According to regulatory papers, SenseTime intends to sell 1.5 billion shares for between HK$3.85 and $HK3.99 each, with the final price to be determined on Thursday.
It will now rely on cornerstone investors to buy roughly $511 million in shares, or around 67 percent, up from $450 million, or 58 percent earlier.
SenseTime stated that its position on the US blacklist had no impact on its business operations, but that the absence of U.S. investors as a result could limit its capacity to acquire cash in the future and lower trading liquidity.
On December 10, the US Treasury added SenseTime to a list of “Chinese military-industrial complex corporations,” accusing the company of developing a facial recognition technology to establish a target’s ethnicity, with an emphasis on ethnic Uyghurs.
More than a million people, mostly Uyghurs and members of other Muslim minorities, have been incarcerated in a huge system of camps in China’s far-western region of Xinjiang in recent years, according to UN experts and rights groups.
The treatment of Uyghurs has been labelled genocide by certain foreign parliamentarians and parliaments, citing evidence of forced sterilisations and deaths inside the camps. These allegations are denied by China, which asserts that Uyghur population growth rates are higher than the national average.

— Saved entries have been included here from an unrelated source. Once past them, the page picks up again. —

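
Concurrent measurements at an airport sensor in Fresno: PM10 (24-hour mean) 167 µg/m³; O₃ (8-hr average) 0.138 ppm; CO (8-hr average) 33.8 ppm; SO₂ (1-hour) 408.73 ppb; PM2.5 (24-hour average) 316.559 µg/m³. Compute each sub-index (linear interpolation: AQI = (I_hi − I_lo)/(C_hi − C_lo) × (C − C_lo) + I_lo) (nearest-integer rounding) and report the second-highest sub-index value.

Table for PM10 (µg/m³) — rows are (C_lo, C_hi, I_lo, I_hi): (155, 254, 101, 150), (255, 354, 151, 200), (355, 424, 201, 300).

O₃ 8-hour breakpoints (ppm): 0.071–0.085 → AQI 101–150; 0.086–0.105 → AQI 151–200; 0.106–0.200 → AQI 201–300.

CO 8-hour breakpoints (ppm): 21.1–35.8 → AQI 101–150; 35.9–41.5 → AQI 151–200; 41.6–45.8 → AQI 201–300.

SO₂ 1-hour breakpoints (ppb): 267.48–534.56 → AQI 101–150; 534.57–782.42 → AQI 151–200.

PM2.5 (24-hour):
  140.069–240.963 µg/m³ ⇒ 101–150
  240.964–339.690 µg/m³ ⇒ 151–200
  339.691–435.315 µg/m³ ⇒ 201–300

189

PM10: 167 lies in 155–254, so I_lo=101, I_hi=150, C_lo=155, C_hi=254.
(150−101)/(254−155) × (167−155) + 101 = 49/99 × 12 + 101 ≈ 106.94 → 107.
O₃ 0.138: bracket 0.106–0.200 → index 201–300; slope 99/0.094, offset 0.032.
AQI = 201 + 99/0.094·0.032 ≈ 234.70 ⇒ 235.
CO: 33.8 lies in 21.1–35.8, so I_lo=101, I_hi=150, C_lo=21.1, C_hi=35.8.
(150−101)/(35.8−21.1) × (33.8−21.1) + 101 = 49/14.7 × 12.7 + 101 ≈ 143.33 → 143.
SO₂: 408.73 lies in 267.48–534.56, so I_lo=101, I_hi=150, C_lo=267.48, C_hi=534.56.
(150−101)/(534.56−267.48) × (408.73−267.48) + 101 = 49/267.08 × 141.25 + 101 ≈ 126.91 → 127.
PM2.5 316.559: bracket 240.964–339.690 → index 151–200; slope 49/98.726, offset 75.595.
AQI = 151 + 49/98.726·75.595 ≈ 188.52 ⇒ 189.
Sub-indices: PM10→107, O₃→235, CO→143, SO₂→127, PM2.5→189. Ranked high→low: 235, 189, 143, 127, 107. Second-highest sub-index = 189.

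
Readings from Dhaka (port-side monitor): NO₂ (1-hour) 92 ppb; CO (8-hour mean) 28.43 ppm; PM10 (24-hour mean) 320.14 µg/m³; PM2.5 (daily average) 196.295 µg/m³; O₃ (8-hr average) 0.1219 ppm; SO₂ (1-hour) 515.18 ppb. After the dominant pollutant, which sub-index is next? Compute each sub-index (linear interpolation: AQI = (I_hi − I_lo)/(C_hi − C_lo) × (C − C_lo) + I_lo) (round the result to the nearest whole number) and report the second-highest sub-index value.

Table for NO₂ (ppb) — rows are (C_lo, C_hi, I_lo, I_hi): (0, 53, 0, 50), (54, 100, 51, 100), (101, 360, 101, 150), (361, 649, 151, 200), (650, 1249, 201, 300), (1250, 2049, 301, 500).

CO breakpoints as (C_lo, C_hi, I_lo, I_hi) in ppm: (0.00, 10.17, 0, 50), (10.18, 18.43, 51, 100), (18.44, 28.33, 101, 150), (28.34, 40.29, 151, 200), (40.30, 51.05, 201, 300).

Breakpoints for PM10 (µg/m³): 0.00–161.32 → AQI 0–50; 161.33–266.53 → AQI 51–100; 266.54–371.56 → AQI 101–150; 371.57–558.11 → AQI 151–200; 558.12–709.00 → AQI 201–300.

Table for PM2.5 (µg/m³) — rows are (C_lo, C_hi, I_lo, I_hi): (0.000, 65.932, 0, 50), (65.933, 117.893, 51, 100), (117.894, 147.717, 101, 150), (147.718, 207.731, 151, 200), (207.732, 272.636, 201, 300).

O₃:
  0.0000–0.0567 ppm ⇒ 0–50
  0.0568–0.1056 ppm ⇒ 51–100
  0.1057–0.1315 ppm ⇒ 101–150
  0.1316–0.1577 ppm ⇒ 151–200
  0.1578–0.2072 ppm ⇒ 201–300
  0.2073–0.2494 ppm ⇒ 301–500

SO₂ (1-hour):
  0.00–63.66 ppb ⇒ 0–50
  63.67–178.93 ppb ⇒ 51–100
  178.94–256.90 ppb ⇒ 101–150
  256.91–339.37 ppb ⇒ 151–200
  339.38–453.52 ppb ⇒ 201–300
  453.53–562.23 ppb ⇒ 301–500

191

NO₂: 92 ∈ [54, 100] ↔ index [51, 100].
51 + (92−54)·(100−51)/(100−54) = 51 + 38·49/46 ≈ 91.48, so AQI = 91.
CO: 28.43 lies in 28.34–40.29, so I_lo=151, I_hi=200, C_lo=28.34, C_hi=40.29.
(200−151)/(40.29−28.34) × (28.43−28.34) + 151 = 49/11.95 × 0.09 + 151 ≈ 151.37 → 151.
PM10: 320.14 ∈ [266.54, 371.56] ↔ index [101, 150].
101 + (320.14−266.54)·(150−101)/(371.56−266.54) = 101 + 53.60·49/105.02 ≈ 126.01, so AQI = 126.
PM2.5: row 147.718–207.731 (AQI 151–200). (200−151)·(196.295−147.718)/(207.731−147.718) + 151 = 49·48.577/60.013 + 151 ≈ 190.66 → 191.
O₃: 0.1219 lies in 0.1057–0.1315, so I_lo=101, I_hi=150, C_lo=0.1057, C_hi=0.1315.
(150−101)/(0.1315−0.1057) × (0.1219−0.1057) + 101 = 49/0.0258 × 0.0162 + 101 ≈ 131.77 → 132.
SO₂: 515.18 ∈ [453.53, 562.23] ↔ index [301, 500].
301 + (515.18−453.53)·(500−301)/(562.23−453.53) = 301 + 61.65·199/108.70 ≈ 413.86, so AQI = 414.
Sub-indices: NO₂→91, CO→151, PM10→126, PM2.5→191, O₃→132, SO₂→414. Ranked high→low: 414, 191, 151, 132, 126, 91. Second-highest sub-index = 191.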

“Our group’s products and services are intended for civilian and commercial uses and not for any military application,” SenseTime said in the revised filings on Monday.
The corporation earlier stated that it “strongly opposed” the blacklist’s designation and that the accusations levelled against it were false.
On December 30, SenseTime’s shares will begin trading on the Hong Kong Stock Exchange.